The rest of this code is standard OpenMDAO code. The code can be run as normal.

class SellarDerivatives(om.Group):
    """
    Group containing the Sellar MDA. This version uses the disciplines with derivatives.
    """

    def setup(self):
        self.add_subsystem('d1', SellarDis1(), promotes=['x', 'z', 'y1', 'y2'])
        self.add_subsystem('d2', SellarDis2(), promotes=['z', 'y1', 'y2'])

        obj = self.add_subsystem('obj_cmp', om.ExecComp('obj = x**2 + z[1] + y1 + exp(-y2)', obj=0.0,
                                                  x=0.0, z=np.array([0.0, 0.0]), y1=0.0, y2=0.0),
                           promotes=['obj', 'x', 'z', 'y1', 'y2'])

        con1 = self.add_subsystem('con_cmp1', om.ExecComp('con1 = 3.16 - y1', con1=0.0, y1=0.0),
                           promotes=['con1', 'y1'])
        con2 = self.add_subsystem('con_cmp2', om.ExecComp('con2 = y2 - 24.0', con2=0.0, y2=0.0),
                           promotes=['con2', 'y2'])
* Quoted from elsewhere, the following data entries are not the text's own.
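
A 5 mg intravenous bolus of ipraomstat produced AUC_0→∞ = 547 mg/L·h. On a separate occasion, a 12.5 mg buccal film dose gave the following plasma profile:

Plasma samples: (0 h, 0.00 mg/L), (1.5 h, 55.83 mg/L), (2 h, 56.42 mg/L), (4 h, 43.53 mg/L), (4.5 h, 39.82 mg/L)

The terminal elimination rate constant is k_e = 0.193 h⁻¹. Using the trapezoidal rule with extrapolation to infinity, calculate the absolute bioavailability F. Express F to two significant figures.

Trapezoidal AUC_0→4.5 (buccal film):
  [0→1.5]: (0.00+55.83)/2 × 1.5 = 41.8725
  [1.5→2]: (55.83+56.42)/2 × 0.5 = 28.0625
  [2→4]: (56.42+43.53)/2 × 2 = 99.95
  [4→4.5]: (43.53+39.82)/2 × 0.5 = 20.8375
  Sum = 190.7225 mg/L·h
Tail: C_last/k_e = 39.82/0.193 = 206.321
AUC_0→∞ (buccal film) = 190.7225 + 206.321 = 397.0435 mg/L·h
F = (AUC_ev/D_ev)/(AUC_iv/D_iv) = (397.0435/12.5)/(547/5) = 31.76348/109.4 = 0.2903

F = 0.29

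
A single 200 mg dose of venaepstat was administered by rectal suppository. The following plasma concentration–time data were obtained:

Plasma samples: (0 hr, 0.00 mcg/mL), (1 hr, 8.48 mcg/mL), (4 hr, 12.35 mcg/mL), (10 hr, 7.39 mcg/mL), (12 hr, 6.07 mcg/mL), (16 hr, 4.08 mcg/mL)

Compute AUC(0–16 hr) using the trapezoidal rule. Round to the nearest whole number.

Trapezoidal AUC_0→16:
  [0→1]: (0.00+8.48)/2 × 1 = 4.24
  [1→4]: (8.48+12.35)/2 × 3 = 31.245
  [4→10]: (12.35+7.39)/2 × 6 = 59.22
  [10→12]: (7.39+6.07)/2 × 2 = 13.46
  [12→16]: (6.07+4.08)/2 × 4 = 20.3
  Sum = 128.465 mcg/mL·hr

AUC = 128 mcg/mL·hr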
        # manually declare partials to allow graceful fallback to FD when nested under a higher
        # level complex step approximation.
        obj.declare_partials(of='*', wrt='*', method='cs')
        con1.declare_partials(of='*', wrt='*', method='cs')
        con2.declare_partials(of='*', wrt='*', method='cs')

        self.set_input_defaults('x', 1.0)
        self.set_input_defaults('z', np.array([5.0, 2.0]))


prob = om.Problem()
prob.model = model = SellarDerivatives()

model.add_design_var('z', lower=np.array([-10.0, 0.0]), upper=np.array([10.0, 10.0]))
model.add_design_var('x', lower=0.0, upper=10.0)
model.add_objective('obj')
model.add_constraint('con1', upper=0.0)
model.add_constraint('con2', upper=0.0)
model.add_constraint('x', upper=11.0, linear=True)

prob.set_solver_print(level=0)

prob.driver = om.ScipyOptimizeDriver(optimizer='SLSQP', tol=1e-9, disp=False)

prob.setup(check=False, mode='fwd')

prob.run_driver()
print(prob.get_val('obj'))
[3.18339401]